Comment: Thanks America, Greed is good again

Way back, when I first attended an after-work social gathering in the USA, I did so with a pretty waitress I had asked out to fulfill a dare. The first stranger who came up to me introduced himself with the words “Hi, I’m Jacob. I earn five figures, how much do you earn?”. Being rather classically British, my retort was “Good evening, I’m Robin – and what I earn is none of your damn business”. Ten years later things had even changed in Britain with the arrival of the Margaret Thatcher era, where money meant everything.

Of course, my new friend at the party was not really to blame. The American dream is largely founded on the selfish and wholly superficial pursuit of material gain. It was only later, in the nineties and post millennium era, that other values began to pervade society and eventually the workplace. Americans learnt the delights of paid holidays and maternity leave and, in more recent times, that it is possible to enjoy paid sick leave – as long as you earn the right first by staying well long enough each year. Yet, soon enough, US wellness programs were being used not only to encourage healthy life-styles, but also to compromise personal privacy as an employee’s health data was shared with commercial sponsors. After all, everything has its price.

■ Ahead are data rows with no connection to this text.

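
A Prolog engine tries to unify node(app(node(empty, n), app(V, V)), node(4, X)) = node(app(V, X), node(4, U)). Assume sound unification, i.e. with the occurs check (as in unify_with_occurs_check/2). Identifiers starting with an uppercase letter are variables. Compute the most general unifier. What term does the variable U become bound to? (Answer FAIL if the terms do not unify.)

app(node(empty, n), node(empty, n))

Decompose node/2: app(node(empty, n), app(V, V)) = app(V, X),  node(4, X) = node(4, U).
Decompose app/2: node(empty, n) = V,  app(V, V) = X.
Bind V := node(empty, n); substituting into the one remaining equation that mentions V gives: app(node(empty, n), node(empty, n)) = X.
Bind X := app(node(empty, n), node(empty, n)); substituting into the remaining equation gives: node(4, app(node(empty, n), node(empty, n))) = node(4, U).
Decompose node/2: 4 = 4,  app(node(empty, n), node(empty, n)) = U.
Delete trivial equation 4 = 4.
Bind U := app(node(empty, n), node(empty, n)).
MGU = { V -> node(empty, n), X -> app(node(empty, n), node(empty, n)), U -> app(node(empty, n), node(empty, n)) }, so U -> app(node(empty, n), node(empty, n)).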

The US election has not really ushered in a new era, but reinstituted an old one that never really went away. Obama -care, was a glorious anomaly that was always going to be vulnerable to the peevish desires of middle America that resented subsidizing the 15% of Americans who could not afford the high costs of conventional US healthcare insurance. It is all strangely ironic, as what US patriots claim to be the greatest nation in the world cannot even meet the welfare standards of Europe – or even some third-world countries.

So in the words of Gordon Gekko, “greed is good” again. It is smart to evade taxes and if your business rivals prove difficult then let it get personal and declare “nothing you can do, folks. Although the Second Amendment people, maybe there is, I don’t know.” For it is now OK in America to even threaten violence with impunity. At least if you are loaded, a big enough fan of yourself and say it in a crudely veiled way.

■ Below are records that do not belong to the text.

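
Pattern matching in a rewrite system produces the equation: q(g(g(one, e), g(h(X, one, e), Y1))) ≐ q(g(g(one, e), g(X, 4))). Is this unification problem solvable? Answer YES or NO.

Decompose q/1: g(g(one, e), g(h(X, one, e), Y1)) ≐ g(g(one, e), g(X, 4)).
Decompose g/2: g(one, e) ≐ g(one, e),  g(h(X, one, e), Y1) ≐ g(X, 4).
Delete trivial equation g(one, e) ≐ g(one, e).
Decompose g/2: h(X, one, e) ≐ X,  Y1 ≐ 4.
Occurs check fails: X occurs in h(X, one, e); the equation X ≐ h(X, one, e) has no finite solution.

NO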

But Europe has its own mini-version of the “you are what you earn” philosophy. One of the biggest complaints made by people in eastern Europe after the fall of the Soviet Union was that social welfare declined when nice capitalism came ambling along and liberated everyone. Those in the UK continue to this day to believe that their national health system is the best in the world, even though it falls far short of systems operating in many European continental countries. Then, whatever happened to workplace childcare? Why is the take-up of parental (even paternity) leave so low amongst men in most countries – even where it is a generous statutory right?

But something will eventually have to give in the world of work, if nowhere else. We are all a decade – maybe two – away from a brave new world where automation will have crept into every corner of the workplace. There will just not be enough jobs to go around and pay will no longer be a valid or practical mechanism for the distribution of wealth in society. I guess those who keep their jobs could continue to rate their status in monetary terms, but for the majority of the populace other values will be necessary if they are to preserve any personal dignity. So maybe the Trump election marks the death throws of something hopefully outdated and increasingly irrelevant. In that thought I am with the ever-wise Blaise Pascal who once said “All of humanity’s problems stem from man’s inability to sit quietly in a room alone.” Or maybe, if the Second Amendment people truly take over then – looking on the bright side – we are all dead in the end.